PictureMarc Chagall -- Moses and the Striking Rock
The Old Testament lesson and the Gospel for this week are linked by one of these symbols – water. Moses, tormented by yet more complaining demands on the part of those he has led out of slavery – on this occasion it is “Give us water” -- cries out to God in his frustration. God responds by aligning himself (almost literally) with a miraculous supply of water in the wilderness. “I will be standing there in front of you on the rock at Horeb”, he tells Moses, “Strike the rock, and water will come out of it”. Thereby, the Israelites’ biological need for water is satisfied, but also made the means of demonstrating their dependence upon God.

​The episode reveals both God's providential generosity  and the weakness and waywardness of the Israelites. They have taken it upon themselves to test God, and thus expose their underlying faithlessness. The Gospel passage offers us an interesting reversal. Here too the symbol of water plays its part, and the need for it is made the means of a test. But it is God in the Person of Jesus who wants water, and the humble Samaritan woman who is asked to provide it.

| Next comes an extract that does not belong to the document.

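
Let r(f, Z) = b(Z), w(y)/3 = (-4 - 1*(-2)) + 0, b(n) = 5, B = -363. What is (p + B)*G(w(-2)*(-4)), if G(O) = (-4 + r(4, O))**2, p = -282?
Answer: -645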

PictureDuccio -- Christ and the Samaritan Woman
Being Samaritan, she is not one of the ‘Chosen’ people, but part of a group regarded by Orthodox Jews as renegades. Nevertheless, she passes the initial test by drawing water from the well. This proves her worthiness to be put to a deeper test. Does she long for ‘living’ water of a different kind, and can she see that Jesus is offering it? The woman is convinced, almost, by the extraordinary insight Jesus shows into her life and character.
       This gives us a clue to the nature of the ‘eternal life’ to which Jesus refers --  life in God. In the Epistle, St Paul’s description of this life also makes an implicit reference to water. “We have obtained access to this grace in which we stand; and we boast in our hope of sharing the glory of God . . . because God's love has been poured into our hearts through the Holy Spirit that has been given to us”.